3. Perjalanan Hidup dan Dakwah
KH. Syafi’i Hadzami juga diketahui mengajar Majlis Ta’lim di beberapa wilayah. Diketahui bahwa jadwal KH. Syafi’i Hadzami mencapai 39 majlis taklim se-Jakarta. Beliau mendedikasikan hidupnya untuk ilmu. Dan mengajar dijadikan sebagai pilihan hidup. Keputusan itu sesuai dengan panggilan jiwanya. Maka, pantas orang-orang memanggilnya mu’allim.

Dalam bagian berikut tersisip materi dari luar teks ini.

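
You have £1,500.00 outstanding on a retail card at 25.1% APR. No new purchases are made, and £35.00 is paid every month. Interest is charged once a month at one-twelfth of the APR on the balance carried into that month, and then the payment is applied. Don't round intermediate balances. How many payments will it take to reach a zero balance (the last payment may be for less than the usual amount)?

110 payments

Monthly rate r = 25.1%/12 = 2.09167% = 0.0209167.
Recurrence: B ← B·(1+r) − £35.00.
Month 1: interest £31.38; balance after payment £1,496.38.
Month 2: interest £31.30; balance after payment £1,492.67.
Closed form: n = −ln(1 − rB₀/P)/ln(1+r) = −ln(0.10357)/ln(1.02092) ≈ 109.536, so the balance reaches zero during payment 110.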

Pernah suatu ketika beliau kabur dari rumah sakit hanya karena merindukan kehadirannya untuk mengajar di majlis. Mengajar dianggapnya obat. Setelah mengajar beliau balik lagi ke rumah sakit.

4. Karir
Selama masa hidupnya, KH. M. Syafi`i pernah menjabat Ketua Umum MUI DKI Jakarta selama dua periode dan rajin mengeluarkan fatwa.

5. Karya-Karya
KH. M. Syafi`i merupakan sedikit ulama yang cukup produktif menulis di bidang qira`at, ushul fiqih, dan fiqih dimana karya-karya beliau diakui kualitasnya sampai ke negeri tetangga. Ada tujuh karya tulis beliau, diantaranya:

Pertama, Sullamul`Arsy fi Qira`at Warsy. Risalah ini selesai disusunnya pada tanggal 24 Dzulqa`dah tahun 1376 H (1956 M) pada saat beliau berusia 25 tahun. Risalah setebal 40 halaman ini berisi tentang kaidah-kaidah khusus pembacaan Al-Qur`an menurut Syekh Warasy yang terdiri atas satu mukadimah, sepuluh mathlab (pokok pembicaraan), dan satu khatimah (penutup).  

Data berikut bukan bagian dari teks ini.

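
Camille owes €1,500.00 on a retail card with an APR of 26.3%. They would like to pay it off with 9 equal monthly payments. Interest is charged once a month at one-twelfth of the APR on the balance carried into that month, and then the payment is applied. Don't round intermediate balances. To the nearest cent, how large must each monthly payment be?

€185.46

Monthly rate r = 26.3%/12 = 2.19167% = 0.0219167.
Level-payment amortization: P = B₀·r / (1 − (1+r)^(−n)) = 1500.00·0.0219167 / (1 − 1.02192^(−9)).
Denominator 1 − (1+r)^(−9) = 0.177263698.
P = 32.875 / 0.177263698 ≈ 185.46.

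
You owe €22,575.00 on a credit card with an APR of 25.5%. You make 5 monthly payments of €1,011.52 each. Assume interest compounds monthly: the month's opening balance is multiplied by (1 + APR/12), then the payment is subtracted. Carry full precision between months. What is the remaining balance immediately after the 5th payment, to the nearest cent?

€19,800.56

Monthly rate r = 25.5%/12 = 2.125% = 0.02125.
Each month: B ← B·(1+r) − €1,011.52.
Month 1: interest €479.72; balance after payment €22,043.20.
Month 2: interest €468.42; balance after payment €21,500.10.
Month 3: interest €456.88; balance after payment €20,945.45.
Month 4: interest €445.09; balance after payment €20,379.02.
Month 5: interest €433.05; balance after payment €19,800.56.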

Kedua, Qiyas Adalah Hujjah Syar`iyyah. Di dalam risalah ini dikemukakan dalil-dalil dari Al-Qur`an, Al-Hadis, dan ijma` ulama yang menunjukkan bahwa qiyas merupakan salah satu dari hujjah syari`ah. Risalah ini selesai disusun pada tanggal 13 Shafar 1389 H bertepatan dengan tanggal 1 Mei 1969 M.

Ketiga, berjudul Qabliyah Jum`at. Risalah ini membahas tentang sunnahnya shalat Qabliyyah Jum`at dan hal-hal yang berkaitan dengannya. Di dalam risalah ini dikemukakan nash-nash Al-Qur`an, Al-Hadis, dan pendapat para fuqaha.

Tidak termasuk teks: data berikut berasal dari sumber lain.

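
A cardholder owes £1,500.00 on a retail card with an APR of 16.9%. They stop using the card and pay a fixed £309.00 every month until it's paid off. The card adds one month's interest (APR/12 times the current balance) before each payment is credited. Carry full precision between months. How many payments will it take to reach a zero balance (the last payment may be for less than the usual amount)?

Monthly rate r = 16.9%/12 = 1.40833% = 0.0140833.
Recurrence: B ← B·(1+r) − £309.00.
Month 1: interest £21.12; balance after payment £1,212.12.
Month 2: interest £17.07; balance after payment £920.20.
Month 3: interest £12.96; balance after payment £624.16.
Month 4: interest £8.79; balance after payment £323.95.
Month 5: interest £4.56; balance after payment £19.51.
Month 6: interest £0.27; balance after payment £0.00.

6 months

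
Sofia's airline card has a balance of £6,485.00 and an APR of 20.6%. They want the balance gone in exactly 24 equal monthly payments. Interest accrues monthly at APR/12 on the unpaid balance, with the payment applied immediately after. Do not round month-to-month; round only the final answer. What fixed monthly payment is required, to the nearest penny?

Monthly rate r = 20.6%/12 = 1.71667% = 0.0171667.
Level-payment amortization: P = B₀·r / (1 − (1+r)^(−n)) = 6485.00·0.0171667 / (1 − 1.01717^(−24)).
Denominator 1 − (1+r)^(−24) = 0.335355936.
P = 111.326 / 0.335355936 ≈ 331.96.

£331.96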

Keempat, berjudul Shalat Tarawih. Risalah ini disusun untuk memberikan penjelasan shalat tarawih yang sering menjadi persoalan di kalangan kaum muslimin. Di dalamnya dikemukakan dan dijelaskan dalil-dalil dari hadis dan keterangan para ulama yang berkaitan dengan  shalat tarawih. mulai dari pengertiannya, ikhtilaf tentang jumlah raka`atnya, cara pelaksanaannya, dan lain-lain;

Kelima, berjudul `Ujalah Fidyah Shalat. Risalah yang ditulis pada tahun 1977 ini membahas khilaf tentang membayarkan fidyah (mengeluarkan bahan makanan pokok) untuk seorang muslim yang telah meninggal dunia yang di masa hidupnya pernah meninggalkan beberapa waktu shalat fardhu. Risalah ini disusun karena adanya pertanyaan tentang masalah tersebut yang diajukan oleh salah seorang jama`ah pengajiannya.

Keenam, berjudul Mathmah Ar-Ruba fi Ma`rifah Ar-Riba. Di dalam risalah ini dibahas beberapa persoalan yang berkaitan dengan riba, seperti hukum riba, benda-benda yang ribawi, jenis-jenis riba, bank simpan pinjam, deposito, dan sebagainya. Risalah ini selesai ditulis pada tanggal 7 Muharram 1397 H (1976 M).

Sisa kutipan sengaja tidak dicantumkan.